Steps to Reproduce - See additional information below
- Install cf-deployment [v27.2.0] on Jammy stemcell
- Push two apps and add a network-policy enabling traffic from app A to app B
-
cf add-network-policy app-a app-b --protocol tcp --port 8080
- ssh into app-a and try to reach app-b
Expected result
Successful connections from app-a to app-b.
Current result
Sporadic timeouts and slow connections from app-a to app-b.
[backend-wgnnmafs]: Hello!
real 0m2.035s
user 0m0.000s
sys 0m0.007s
[backend-wgnnmafs]: Hello!
real 0m0.018s
user 0m0.000s
sys 0m0.007s
[backend-wgnnmafs]: Hello!
real 0m1.039s
user 0m0.000s
sys 0m0.007s
Workaround
In every CloudFoundry diego cell you should disable a configuration parameter in the networking interface:
ethtool -K eth0 tx-udp_tnl-segmentation off && ethtool -K eth0 tx-udp_tnl-csum-segmentation off
This is currently disabled (off
) by default on Bionic compared to Jammy.
Further information
Infrastructure: ESXI prepared with NSX-T / NSX-V (tested on both) - not sure if it can be reproduced in other cloud environments.
I'm having a hard time replicating
My throughput is fine; curl
between 2 apps on different diego hosts averages ~0.017 seconds; however, these ESXi hosts do not have the NSX vibs installed and the traffic is passed along a regular VDS (Virtual Distributed Switch) instead of an NSX Segment.
Just to check: you're using the CF default Silk backend, right?
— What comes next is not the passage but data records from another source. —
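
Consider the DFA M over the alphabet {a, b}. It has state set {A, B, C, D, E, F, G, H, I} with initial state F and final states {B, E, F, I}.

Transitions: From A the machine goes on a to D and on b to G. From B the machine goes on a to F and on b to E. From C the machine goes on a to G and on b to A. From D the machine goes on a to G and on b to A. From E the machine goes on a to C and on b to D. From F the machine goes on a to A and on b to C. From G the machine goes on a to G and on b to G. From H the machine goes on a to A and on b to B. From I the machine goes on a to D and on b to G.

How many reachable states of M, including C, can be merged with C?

4

First remove the unreachable states {B,E,H,I}; 5 states remain.
Initial partition by acceptance: {F} | {A,C,D,G}.
Stable partition: {F} | {A,C,D,G} — 2 equivalence classes.
The equivalence class containing C is {A,C,D,G}, of size 4.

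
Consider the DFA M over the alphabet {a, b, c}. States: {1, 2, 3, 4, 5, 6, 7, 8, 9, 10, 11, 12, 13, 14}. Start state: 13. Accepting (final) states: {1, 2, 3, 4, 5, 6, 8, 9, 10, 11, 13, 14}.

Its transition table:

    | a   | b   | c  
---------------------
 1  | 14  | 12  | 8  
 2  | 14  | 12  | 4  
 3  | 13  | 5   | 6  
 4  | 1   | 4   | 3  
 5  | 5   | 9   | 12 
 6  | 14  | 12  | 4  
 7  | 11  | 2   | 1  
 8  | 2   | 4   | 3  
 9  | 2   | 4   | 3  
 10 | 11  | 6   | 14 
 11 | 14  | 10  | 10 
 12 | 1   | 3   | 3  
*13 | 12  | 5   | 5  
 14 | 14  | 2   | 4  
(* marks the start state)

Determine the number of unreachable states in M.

BFS from 13 reaches {1, 2, 3, 4, 5, 6, 8, 9, 12, 13, 14}; the 3 state(s) 7, 10, 11 are never visited.

3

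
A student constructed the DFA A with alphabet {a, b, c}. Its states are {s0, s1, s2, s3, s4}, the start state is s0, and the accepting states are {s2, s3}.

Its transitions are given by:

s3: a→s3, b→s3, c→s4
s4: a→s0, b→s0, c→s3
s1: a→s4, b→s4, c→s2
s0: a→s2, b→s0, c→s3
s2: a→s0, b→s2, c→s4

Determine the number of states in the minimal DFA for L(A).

Reachable states from the start: {s0,s2,s3,s4}. Unreachable: {s1} — drop them.
P0 = {s2,s3} | {s0,s4}.
On input a, block {s2,s3} splits into {s2} and {s3}.
Refine {s0,s4} on symbol a: members go to different blocks, giving {s0} and {s4}.
No further refinement is possible. Final partition (4 blocks): {s2} | {s0} | {s3} | {s4}.

4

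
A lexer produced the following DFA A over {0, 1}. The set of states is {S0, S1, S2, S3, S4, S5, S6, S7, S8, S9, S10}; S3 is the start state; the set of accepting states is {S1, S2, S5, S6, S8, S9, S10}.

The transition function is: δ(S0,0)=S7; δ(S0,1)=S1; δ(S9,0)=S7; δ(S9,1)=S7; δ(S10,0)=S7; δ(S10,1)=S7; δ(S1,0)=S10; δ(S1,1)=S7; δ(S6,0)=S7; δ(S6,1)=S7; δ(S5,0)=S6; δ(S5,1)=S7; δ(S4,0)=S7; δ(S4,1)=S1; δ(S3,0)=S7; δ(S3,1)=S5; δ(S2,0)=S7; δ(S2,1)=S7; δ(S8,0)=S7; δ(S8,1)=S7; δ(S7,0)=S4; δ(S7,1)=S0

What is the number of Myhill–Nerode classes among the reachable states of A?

4

States {S2,S8,S9} cannot be reached from the start state, so discard them.
Initial partition by acceptance: {S1,S5,S6,S10} | {S0,S3,S4,S7}.
Split {S1,S5,S6,S10} by δ(·,0) → {S1,S5} and {S6,S10}.
Refine {S0,S3,S4,S7} on symbol 1: members go to different blocks, giving {S0,S3,S4} and {S7}.
No further refinement is possible. Final partition (4 blocks): {S1,S5} | {S0,S3,S4} | {S6,S10} | {S7}.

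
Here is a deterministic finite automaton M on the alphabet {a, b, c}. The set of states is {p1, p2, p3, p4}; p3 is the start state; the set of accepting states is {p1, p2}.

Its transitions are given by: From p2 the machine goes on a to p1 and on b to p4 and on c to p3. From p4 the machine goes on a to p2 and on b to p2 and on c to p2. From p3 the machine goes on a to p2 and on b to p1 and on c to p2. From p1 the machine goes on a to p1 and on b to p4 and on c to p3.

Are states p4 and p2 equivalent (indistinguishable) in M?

P0 = {p1,p2} | {p3,p4}.
The partition is now stable with 2 blocks: {p1,p2} | {p3,p4}.
p4 and p2 end up in different blocks, so they are distinguishable. For instance, the string 'ε' is accepted from only p2.

No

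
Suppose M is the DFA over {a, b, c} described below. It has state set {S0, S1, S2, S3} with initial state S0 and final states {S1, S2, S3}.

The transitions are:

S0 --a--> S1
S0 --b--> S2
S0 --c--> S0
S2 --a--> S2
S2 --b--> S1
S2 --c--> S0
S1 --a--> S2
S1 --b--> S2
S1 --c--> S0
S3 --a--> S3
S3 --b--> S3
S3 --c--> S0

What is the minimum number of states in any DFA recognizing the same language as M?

First remove the unreachable states {S3}; 3 states remain.
Initial partition by acceptance: {S1,S2} | {S0}.
No further refinement is possible. Final partition (2 blocks): {S1,S2} | {S0}.

2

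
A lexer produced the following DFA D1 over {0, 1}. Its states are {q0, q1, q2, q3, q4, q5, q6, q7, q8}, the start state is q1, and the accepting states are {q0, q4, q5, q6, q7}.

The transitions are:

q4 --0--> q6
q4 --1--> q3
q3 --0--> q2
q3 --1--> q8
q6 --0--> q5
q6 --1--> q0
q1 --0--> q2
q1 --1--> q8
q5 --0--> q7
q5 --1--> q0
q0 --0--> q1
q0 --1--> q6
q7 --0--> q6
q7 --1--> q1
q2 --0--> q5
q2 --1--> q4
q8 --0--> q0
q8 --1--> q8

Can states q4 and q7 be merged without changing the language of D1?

Yes

All states are reachable from the start state.
Initial partition by acceptance: {q0,q4,q5,q6,q7} | {q1,q2,q3,q8}.
Split {q0,q4,q5,q6,q7} by δ(·,0) → {q4,q5,q6,q7} and {q0}.
Split {q4,q5,q6,q7} by δ(·,1) → {q4,q7} and {q5,q6}.
Refine {q1,q2,q3,q8} on symbol 0: members go to different blocks, giving {q1,q3} and {q2} and {q8}.
Refine {q5,q6} on symbol 0: members go to different blocks, giving {q5} and {q6}.
No further refinement is possible. Final partition (7 blocks): {q4,q7} | {q1,q3} | {q0} | {q5} | {q2} | {q8} | {q6}.
q4 and q7 lie in the same block of the stable partition, so they are equivalent — no string distinguishes them.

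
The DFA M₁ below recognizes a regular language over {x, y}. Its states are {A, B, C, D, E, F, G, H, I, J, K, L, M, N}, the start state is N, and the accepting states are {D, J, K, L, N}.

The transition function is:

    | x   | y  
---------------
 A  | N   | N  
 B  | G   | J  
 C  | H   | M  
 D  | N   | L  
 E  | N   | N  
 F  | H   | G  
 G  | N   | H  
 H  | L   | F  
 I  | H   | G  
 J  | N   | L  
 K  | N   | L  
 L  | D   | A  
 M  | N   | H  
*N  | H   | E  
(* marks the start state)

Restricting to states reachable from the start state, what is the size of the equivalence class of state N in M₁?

First remove the unreachable states {B,C,I,J,K,M}; 8 states remain.
Start with accepting vs non-accepting: {D,L,N} | {A,E,F,G,H}.
Refine {D,L,N} on symbol x: members go to different blocks, giving {D,L} and {N}.
On input x, block {D,L} splits into {D} and {L}.
Split {A,E,F,G,H} by δ(·,x) → {A,E,G} and {F} and {H}.
On input y, block {A,E,G} splits into {A,E} and {G}.
Stable partition: {D} | {A,E} | {N} | {L} | {F} | {H} | {G} — 7 equivalence classes.
State N belongs to the block {N}, which has 1 states.

1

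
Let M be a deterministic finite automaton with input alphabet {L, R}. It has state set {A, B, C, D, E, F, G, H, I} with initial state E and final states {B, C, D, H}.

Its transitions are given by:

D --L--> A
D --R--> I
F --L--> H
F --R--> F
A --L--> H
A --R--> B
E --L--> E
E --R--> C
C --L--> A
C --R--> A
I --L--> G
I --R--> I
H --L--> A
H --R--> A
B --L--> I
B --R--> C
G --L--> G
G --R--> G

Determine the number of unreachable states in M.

2

Starting at E and following transitions, the reachable set is {A, B, C, E, G, H, I}. That leaves D, F unreachable — 2 in total.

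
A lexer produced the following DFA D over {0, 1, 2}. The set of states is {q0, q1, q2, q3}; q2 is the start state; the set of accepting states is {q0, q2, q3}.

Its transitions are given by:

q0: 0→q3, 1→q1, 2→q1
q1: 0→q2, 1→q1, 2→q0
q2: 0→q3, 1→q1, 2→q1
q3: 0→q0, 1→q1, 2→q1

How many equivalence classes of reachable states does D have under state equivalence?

Initial partition by acceptance: {q0,q2,q3} | {q1}.
The partition is now stable with 2 blocks: {q0,q2,q3} | {q1}.

2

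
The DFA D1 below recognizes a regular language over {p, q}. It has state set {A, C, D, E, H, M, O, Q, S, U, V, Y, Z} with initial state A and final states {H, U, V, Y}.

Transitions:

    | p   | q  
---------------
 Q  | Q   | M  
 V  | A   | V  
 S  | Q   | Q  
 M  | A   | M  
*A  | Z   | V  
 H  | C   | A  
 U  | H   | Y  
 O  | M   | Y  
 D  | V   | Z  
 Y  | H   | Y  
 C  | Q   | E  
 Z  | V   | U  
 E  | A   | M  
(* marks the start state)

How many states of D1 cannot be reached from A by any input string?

3

No path from A leads to D, O, S; the other 10 states are all reachable.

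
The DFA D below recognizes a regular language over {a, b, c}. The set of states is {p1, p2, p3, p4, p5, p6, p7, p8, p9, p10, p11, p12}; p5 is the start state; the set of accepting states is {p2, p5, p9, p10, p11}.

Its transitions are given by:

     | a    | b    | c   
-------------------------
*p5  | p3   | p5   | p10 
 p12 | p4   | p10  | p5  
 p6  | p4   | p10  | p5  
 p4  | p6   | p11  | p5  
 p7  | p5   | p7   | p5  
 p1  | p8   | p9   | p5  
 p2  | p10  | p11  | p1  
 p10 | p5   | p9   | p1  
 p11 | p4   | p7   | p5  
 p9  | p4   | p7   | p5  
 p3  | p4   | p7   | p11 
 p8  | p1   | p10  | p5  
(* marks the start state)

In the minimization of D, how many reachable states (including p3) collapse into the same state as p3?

States {p2,p12} cannot be reached from the start state, so discard them.
P0 = {p5,p9,p10,p11} | {p1,p3,p4,p6,p7,p8}.
On input a, block {p5,p9,p10,p11} splits into {p5,p9,p11} and {p10}.
Split {p5,p9,p11} by δ(·,b) → {p9,p11} and {p5}.
On input a, block {p1,p3,p4,p6,p7,p8} splits into {p1,p3,p4,p6,p8} and {p7}.
On input b, block {p1,p3,p4,p6,p8} splits into {p1,p4} and {p6,p8} and {p3}.
No further refinement is possible. Final partition (7 blocks): {p9,p11} | {p1,p4} | {p10} | {p5} | {p7} | {p6,p8} | {p3}.
The equivalence class containing p3 is {p3}, of size 1.

1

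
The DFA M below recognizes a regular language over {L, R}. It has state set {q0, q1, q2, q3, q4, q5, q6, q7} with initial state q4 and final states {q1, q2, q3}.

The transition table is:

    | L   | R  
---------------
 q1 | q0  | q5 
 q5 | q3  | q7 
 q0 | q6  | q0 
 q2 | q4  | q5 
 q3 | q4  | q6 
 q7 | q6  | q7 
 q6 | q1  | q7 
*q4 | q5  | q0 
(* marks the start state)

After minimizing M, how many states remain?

First remove the unreachable states {q2}; 7 states remain.
P0 = {q1,q3} | {q0,q4,q5,q6,q7}.
On input L, block {q0,q4,q5,q6,q7} splits into {q0,q4,q7} and {q5,q6}.
Stable partition: {q1,q3} | {q0,q4,q7} | {q5,q6} — 3 equivalence classes.

3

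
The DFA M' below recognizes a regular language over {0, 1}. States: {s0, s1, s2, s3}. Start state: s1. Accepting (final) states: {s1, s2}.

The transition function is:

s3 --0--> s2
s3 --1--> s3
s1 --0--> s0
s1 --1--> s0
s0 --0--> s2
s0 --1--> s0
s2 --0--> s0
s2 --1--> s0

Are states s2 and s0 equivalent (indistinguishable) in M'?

No

Reachable states from the start: {s0,s1,s2}. Unreachable: {s3} — drop them.
Start with accepting vs non-accepting: {s1,s2} | {s0}.
The partition is now stable with 2 blocks: {s1,s2} | {s0}.
s2 and s0 end up in different blocks, so they are distinguishable. For instance, the string 'ε' is accepted from only s2.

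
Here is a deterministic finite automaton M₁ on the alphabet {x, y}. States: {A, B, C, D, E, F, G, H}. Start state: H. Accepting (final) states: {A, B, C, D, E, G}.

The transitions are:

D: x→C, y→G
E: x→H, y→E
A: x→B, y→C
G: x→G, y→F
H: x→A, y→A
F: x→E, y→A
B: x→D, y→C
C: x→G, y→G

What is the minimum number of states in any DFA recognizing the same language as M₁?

All states are reachable from the start state.
Start with accepting vs non-accepting: {A,B,C,D,E,G} | {F,H}.
Split {A,B,C,D,E,G} by δ(·,x) → {A,B,C,D,G} and {E}.
On input y, block {A,B,C,D,G} splits into {A,B,C,D} and {G}.
On input x, block {A,B,C,D} splits into {A,B,D} and {C}.
Refine {A,B,D} on symbol x: members go to different blocks, giving {A,B} and {D}.
Split {A,B} by δ(·,x) → {A} and {B}.
Split {F,H} by δ(·,x) → {F} and {H}.
The partition is now stable with 8 blocks: {A} | {F} | {E} | {G} | {C} | {D} | {B} | {H}.

8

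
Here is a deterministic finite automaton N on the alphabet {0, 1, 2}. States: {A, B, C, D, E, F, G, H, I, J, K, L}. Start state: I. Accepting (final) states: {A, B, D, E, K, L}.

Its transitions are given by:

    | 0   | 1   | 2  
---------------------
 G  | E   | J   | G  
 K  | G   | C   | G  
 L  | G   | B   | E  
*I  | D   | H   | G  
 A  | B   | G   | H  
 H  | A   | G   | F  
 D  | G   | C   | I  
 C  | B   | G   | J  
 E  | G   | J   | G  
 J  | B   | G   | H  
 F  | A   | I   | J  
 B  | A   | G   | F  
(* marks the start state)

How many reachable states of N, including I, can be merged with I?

2

States {K,L} cannot be reached from the start state, so discard them.
Initial partition by acceptance: {A,B,D,E} | {C,F,G,H,I,J}.
On input 0, block {A,B,D,E} splits into {A,B} and {D,E}.
On input 0, block {C,F,G,H,I,J} splits into {C,F,H,J} and {G,I}.
Stable partition: {A,B} | {C,F,H,J} | {D,E} | {G,I} — 4 equivalence classes.
The equivalence class containing I is {G,I}, of size 2.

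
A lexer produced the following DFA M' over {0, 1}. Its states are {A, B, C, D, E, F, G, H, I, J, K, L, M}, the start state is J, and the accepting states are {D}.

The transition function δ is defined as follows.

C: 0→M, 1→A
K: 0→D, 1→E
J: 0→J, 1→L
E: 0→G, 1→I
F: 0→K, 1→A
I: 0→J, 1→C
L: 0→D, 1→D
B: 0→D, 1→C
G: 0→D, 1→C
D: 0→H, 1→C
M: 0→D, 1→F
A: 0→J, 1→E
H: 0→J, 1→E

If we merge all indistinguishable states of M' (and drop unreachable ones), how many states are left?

6

Reachable states from the start: {A,C,D,E,F,G,H,I,J,K,L,M}. Unreachable: {B} — drop them.
P0 = {D} | {A,C,E,F,G,H,I,J,K,L,M}.
On input 0, block {A,C,E,F,G,H,I,J,K,L,M} splits into {A,C,E,F,H,I,J} and {G,K,L,M}.
On input 0, block {A,C,E,F,H,I,J} splits into {A,H,I,J} and {C,E,F}.
On input 1, block {A,H,I,J} splits into {A,H,I} and {J}.
On input 1, block {G,K,L,M} splits into {G,K,M} and {L}.
No further refinement is possible. Final partition (6 blocks): {D} | {A,H,I} | {G,K,M} | {C,E,F} | {J} | {L}.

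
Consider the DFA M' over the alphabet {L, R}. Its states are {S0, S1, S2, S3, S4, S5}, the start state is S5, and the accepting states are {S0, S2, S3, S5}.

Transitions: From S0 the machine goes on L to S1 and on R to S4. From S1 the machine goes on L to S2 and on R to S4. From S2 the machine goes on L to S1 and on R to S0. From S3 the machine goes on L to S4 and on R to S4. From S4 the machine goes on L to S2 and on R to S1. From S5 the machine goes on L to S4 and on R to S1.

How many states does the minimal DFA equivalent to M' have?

3

Reachable states from the start: {S0,S1,S2,S4,S5}. Unreachable: {S3} — drop them.
Start with accepting vs non-accepting: {S0,S2,S5} | {S1,S4}.
On input R, block {S0,S2,S5} splits into {S0,S5} and {S2}.
The partition is now stable with 3 blocks: {S0,S5} | {S1,S4} | {S2}.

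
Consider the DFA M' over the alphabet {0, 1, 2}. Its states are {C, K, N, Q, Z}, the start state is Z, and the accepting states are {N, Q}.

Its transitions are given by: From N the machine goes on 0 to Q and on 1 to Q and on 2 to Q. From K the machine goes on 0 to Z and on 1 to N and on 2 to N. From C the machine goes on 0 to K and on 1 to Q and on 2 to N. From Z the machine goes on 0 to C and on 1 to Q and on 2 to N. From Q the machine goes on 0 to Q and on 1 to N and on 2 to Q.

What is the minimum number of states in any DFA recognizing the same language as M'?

Start with accepting vs non-accepting: {N,Q} | {C,K,Z}.
The partition is now stable with 2 blocks: {N,Q} | {C,K,Z}.

2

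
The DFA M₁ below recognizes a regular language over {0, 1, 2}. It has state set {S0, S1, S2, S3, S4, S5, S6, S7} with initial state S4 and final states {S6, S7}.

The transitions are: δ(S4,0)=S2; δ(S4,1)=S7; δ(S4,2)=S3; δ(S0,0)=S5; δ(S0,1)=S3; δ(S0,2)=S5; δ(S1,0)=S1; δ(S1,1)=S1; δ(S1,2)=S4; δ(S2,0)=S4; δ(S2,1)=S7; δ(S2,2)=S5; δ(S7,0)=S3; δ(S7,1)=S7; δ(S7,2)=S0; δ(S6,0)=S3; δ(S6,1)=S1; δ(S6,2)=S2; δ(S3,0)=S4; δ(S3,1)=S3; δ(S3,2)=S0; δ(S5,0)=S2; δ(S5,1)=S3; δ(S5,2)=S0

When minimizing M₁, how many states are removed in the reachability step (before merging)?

2

BFS from S4 reaches {S0, S2, S3, S4, S5, S7}; the 2 state(s) S1, S6 are never visited.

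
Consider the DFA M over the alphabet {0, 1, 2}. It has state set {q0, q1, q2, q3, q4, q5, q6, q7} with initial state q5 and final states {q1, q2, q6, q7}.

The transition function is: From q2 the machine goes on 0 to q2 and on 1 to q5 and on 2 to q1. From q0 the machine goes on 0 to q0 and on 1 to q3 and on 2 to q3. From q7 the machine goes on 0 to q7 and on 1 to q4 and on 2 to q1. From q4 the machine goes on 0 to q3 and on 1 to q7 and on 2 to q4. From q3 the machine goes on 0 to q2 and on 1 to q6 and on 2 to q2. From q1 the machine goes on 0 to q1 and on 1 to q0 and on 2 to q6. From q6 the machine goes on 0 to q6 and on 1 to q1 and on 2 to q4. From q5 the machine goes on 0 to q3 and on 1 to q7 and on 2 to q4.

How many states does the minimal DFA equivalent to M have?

Initial partition by acceptance: {q1,q2,q6,q7} | {q0,q3,q4,q5}.
Split {q1,q2,q6,q7} by δ(·,1) → {q1,q2,q7} and {q6}.
Split {q1,q2,q7} by δ(·,2) → {q2,q7} and {q1}.
Split {q0,q3,q4,q5} by δ(·,0) → {q0,q4,q5} and {q3}.
On input 0, block {q0,q4,q5} splits into {q4,q5} and {q0}.
No further refinement is possible. Final partition (6 blocks): {q2,q7} | {q4,q5} | {q6} | {q1} | {q3} | {q0}.

6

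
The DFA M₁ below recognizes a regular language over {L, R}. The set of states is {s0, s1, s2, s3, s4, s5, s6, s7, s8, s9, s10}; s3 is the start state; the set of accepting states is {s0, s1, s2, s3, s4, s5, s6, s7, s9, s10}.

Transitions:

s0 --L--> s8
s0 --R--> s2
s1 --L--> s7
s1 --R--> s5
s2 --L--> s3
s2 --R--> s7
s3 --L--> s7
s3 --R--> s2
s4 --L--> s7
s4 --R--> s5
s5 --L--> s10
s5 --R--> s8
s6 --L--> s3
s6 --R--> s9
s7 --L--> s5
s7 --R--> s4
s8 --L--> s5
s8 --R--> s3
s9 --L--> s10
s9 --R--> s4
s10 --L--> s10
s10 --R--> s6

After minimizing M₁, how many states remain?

States {s0,s1} cannot be reached from the start state, so discard them.
Initial partition by acceptance: {s2,s3,s4,s5,s6,s7,s9,s10} | {s8}.
On input R, block {s2,s3,s4,s5,s6,s7,s9,s10} splits into {s2,s3,s4,s6,s7,s9,s10} and {s5}.
Refine {s2,s3,s4,s6,s7,s9,s10} on symbol L: members go to different blocks, giving {s2,s3,s4,s6,s9,s10} and {s7}.
Refine {s2,s3,s4,s6,s9,s10} on symbol L: members go to different blocks, giving {s2,s6,s9,s10} and {s3,s4}.
Split {s2,s6,s9,s10} by δ(·,L) → {s2,s6} and {s9,s10}.
Split {s2,s6} by δ(·,R) → {s2} and {s6}.
On input R, block {s3,s4} splits into {s3} and {s4}.
On input R, block {s9,s10} splits into {s9} and {s10}.
Stable partition: {s2} | {s8} | {s5} | {s7} | {s3} | {s9} | {s6} | {s4} | {s10} — 9 equivalence classes.

9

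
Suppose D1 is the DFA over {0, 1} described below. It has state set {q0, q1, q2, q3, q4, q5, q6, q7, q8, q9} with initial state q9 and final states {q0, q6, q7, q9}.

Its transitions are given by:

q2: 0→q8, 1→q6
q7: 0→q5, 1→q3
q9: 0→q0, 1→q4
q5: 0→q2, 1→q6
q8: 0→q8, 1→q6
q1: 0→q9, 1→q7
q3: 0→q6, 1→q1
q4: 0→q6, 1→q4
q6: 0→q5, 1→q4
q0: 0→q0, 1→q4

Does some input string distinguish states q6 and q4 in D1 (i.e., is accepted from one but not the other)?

Reachable states from the start: {q0,q2,q4,q5,q6,q8,q9}. Unreachable: {q1,q3,q7} — drop them.
Start with accepting vs non-accepting: {q0,q6,q9} | {q2,q4,q5,q8}.
Split {q0,q6,q9} by δ(·,0) → {q0,q9} and {q6}.
On input 0, block {q2,q4,q5,q8} splits into {q2,q5,q8} and {q4}.
Stable partition: {q0,q9} | {q2,q5,q8} | {q6} | {q4} — 4 equivalence classes.
q6 and q4 end up in different blocks, so they are distinguishable. For instance, the string 'ε' is accepted from only q6.

Yes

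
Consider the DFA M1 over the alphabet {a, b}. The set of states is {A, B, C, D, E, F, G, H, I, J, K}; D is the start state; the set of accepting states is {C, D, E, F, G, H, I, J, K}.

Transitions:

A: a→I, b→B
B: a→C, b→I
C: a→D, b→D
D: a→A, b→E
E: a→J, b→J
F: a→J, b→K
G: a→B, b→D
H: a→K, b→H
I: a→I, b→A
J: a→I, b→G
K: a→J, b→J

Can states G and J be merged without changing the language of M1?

No

First remove the unreachable states {F,H,K}; 8 states remain.
P0 = {C,D,E,G,I,J} | {A,B}.
Refine {C,D,E,G,I,J} on symbol a: members go to different blocks, giving {C,E,I,J} and {D,G}.
On input a, block {C,E,I,J} splits into {E,I,J} and {C}.
Refine {E,I,J} on symbol b: members go to different blocks, giving {E} and {I} and {J}.
On input a, block {A,B} splits into {A} and {B}.
On input a, block {D,G} splits into {D} and {G}.
Stable partition: {E} | {A} | {D} | {C} | {I} | {J} | {B} | {G} — 8 equivalence classes.
G and J end up in different blocks, so they are distinguishable. For instance, the string 'a' is accepted from only J.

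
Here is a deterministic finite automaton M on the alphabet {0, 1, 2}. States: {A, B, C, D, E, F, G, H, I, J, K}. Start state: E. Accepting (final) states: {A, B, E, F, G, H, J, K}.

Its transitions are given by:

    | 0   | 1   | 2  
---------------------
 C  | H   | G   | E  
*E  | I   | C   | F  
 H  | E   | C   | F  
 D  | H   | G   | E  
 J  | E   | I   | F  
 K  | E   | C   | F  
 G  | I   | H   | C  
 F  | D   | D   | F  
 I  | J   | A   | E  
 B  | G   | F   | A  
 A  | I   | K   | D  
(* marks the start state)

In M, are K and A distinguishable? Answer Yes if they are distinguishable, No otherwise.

Yes

Reachable states from the start: {A,C,D,E,F,G,H,I,J,K}. Unreachable: {B} — drop them.
Start with accepting vs non-accepting: {A,E,F,G,H,J,K} | {C,D,I}.
On input 0, block {A,E,F,G,H,J,K} splits into {A,E,F,G} and {H,J,K}.
Refine {A,E,F,G} on symbol 1: members go to different blocks, giving {A,G} and {E,F}.
The partition is now stable with 4 blocks: {A,G} | {C,D,I} | {H,J,K} | {E,F}.
K and A end up in different blocks, so they are distinguishable. For instance, the string '0' is accepted from only K.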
Not the NSX-T Container Plug-in, right? If you don't know the answer, you're using the Silk backend.
Technical Details
for app in dora-{0,1}; do
echo -n "$app: "
cf ssh $app -c 'echo $CF_INSTANCE_ADDR / $CF_INSTANCE_INTERNAL_IP'
done
Gives me:
dora-0: 10.9.250.18:61000 / 10.255.171.137
dora-1: 10.9.250.17:61000 / 10.255.249.140
cf add-network-policy dora-0 dora-1 --protocol tcp --port 8080
cf ssh dora-0
curl http://10.255.249.140:8080 # Hi, I'm Dora!
time for i in $(seq 1 1000); do curl http://10.255.249.140:8080 > /dev/null 2>&1 ; done
real 0m17.550s
user 0m4.991s
sys 0m6.824s
Correct, we are using the Silk backend not the NSX-T plug-in. I have tried with different Jammy stemcell versions but only the workaround mentioned above worked as these values are disabled by default in Bionic.
We noticed this as well but didn't get to the solution, just kept an isolation segment of bionic cells for the one team using container-to-container networking.
They deploy an nginx server and use the internal app route to talk to their application (essentially to add authentication).